Are routers and WiFi the same thing?
No, routers and WiFi are not the same thing. Wi-Fi is the wireless technology used to connect computers, tablets, smartphones, and other devices to the internet. To create your own Wi-Fi network, you'll need a device called a router. A router will broadcast the Wi-Fi signal from your internet modem throughout your office or home.
Is it worth buying a WiFi 6 router?
Yes, it is worth buying a WiFi 6 router. If you have an older router (2018 and older), you should consider moving up to Wi-Fi 6, especially since new phones, tablets, and notebooks will likely support the tech. Wi-Fi 6 brings faster performance, better battery life, and less bandwidth congestion than what you get with Wi-Fi 5 routers.
Will a better router increase internet speed?
A better router can maybe increase internet speed. Your internet speed is only as fast as the plan you’ve signed up for with your provider. If your provider advertises 400 Mbps, that’s the maximum bandwidth you will ever see, unless you upgrade to a faster plan. That said, you need to make sure your router can handle your current network load. If it can’t, you’ll need to either reboot the router or swap it out for an upgraded model.

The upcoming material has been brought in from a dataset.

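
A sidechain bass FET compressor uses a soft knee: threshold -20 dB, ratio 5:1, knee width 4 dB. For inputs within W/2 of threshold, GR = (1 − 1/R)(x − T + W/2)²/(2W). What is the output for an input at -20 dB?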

Do I need both a modem and a router?
Yes, you need both a modem and a router. A modem converts analog signals from your internet service provider (ISP) into digital signals that other devices can understand. The router then picks up these signals and distributes them to the multiple devices in your network. Without a router, your devices would not be able to access the internet from your modem. Without a modem, your router would not be able to access the internet from your internet service provider.
How do I set up a router?
It’s best to follow the directions that came with the router. But here is a typical walk-through of setting up your router, which should get you fully connected.

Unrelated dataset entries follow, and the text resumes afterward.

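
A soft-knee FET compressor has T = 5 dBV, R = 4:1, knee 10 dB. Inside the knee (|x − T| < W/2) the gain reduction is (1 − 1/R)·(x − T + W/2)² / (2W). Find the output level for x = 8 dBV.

x − T + W/2 = 8 − 5 + 5 = 8.
GR = (1 − 1/4) × 8² / 20 = 0.75 × 64 / 20 = 2.4 dB.
Output = 8 − 2.4 = 5.6 dBV.

5.6 dBV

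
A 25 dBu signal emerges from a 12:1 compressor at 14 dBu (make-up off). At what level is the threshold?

Input is 12 dB above T (since output overshoot × R = input overshoot: (14 − T)·12 = 25 − T gives T = 13 dBu).
Check: 13 + (25 − 13)/12 = 13 + 1 = 14 dBu. ✓

13 dBu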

Make sure you have an internet connection. To check internet status, use an Ethernet cable and plug in one end to your modem or ISP gateway and plug the other end directly into your laptop or desktop PC.
Unpack and assemble your router. If your router is new, look for any stickers or directions that may include setup information (like the router's web interface address or the username and password).
Find a place to install the router. The ideal router position will be in a central location in the office or home, since routers broadcast in all directions.
Plug in your router. Once it’s plugged in and turned on, you should see the router's indicator lights activate. Some will blink or change color during the setup process (which can take a few minutes).
Connect your router to your internet source. Use a basic Ethernet cable, plugged into the router's WAN or internet port on one end and your modem or ISP gateway on the other end. Watch the router’s LED indicator as you plug in the cable. You should see its color change or a new light appear. This indicates an active internet connection.
Plug your laptop or desktop PC into one of the device ports on the back of the router. You should be able to quickly open a wired connection. (Check to see if your router has a dedicated app for setup. If so, you can skip this step and go straight to the app for setup.)
Access the router's web interface. While you have a computer connected to the new router, you can now set a new network name and password. Additionally, you'll need to log in to the web interface to adjust your settings and activate your Wi-Fi. While you're activating the Wi-Fi, you'll also want to choose an encryption protocol for your wireless network. The recommended protocol is Wi-Fi Protected Access II (WPA2) protection.
Connect all wired devices with an Ethernet cable. If you want to physically connect any device to your router (such as a game console, printer, TV or internet phone system), you'll need an Ethernet cable for each. Plug each wired device into one of the available ports on the back of the router.
- Connect your devices to the W-Fi. Once your Wi-Fi network is up and running, you'll want to get your devices connected. Use your new network name and password to log onto your new Wi-Fi network.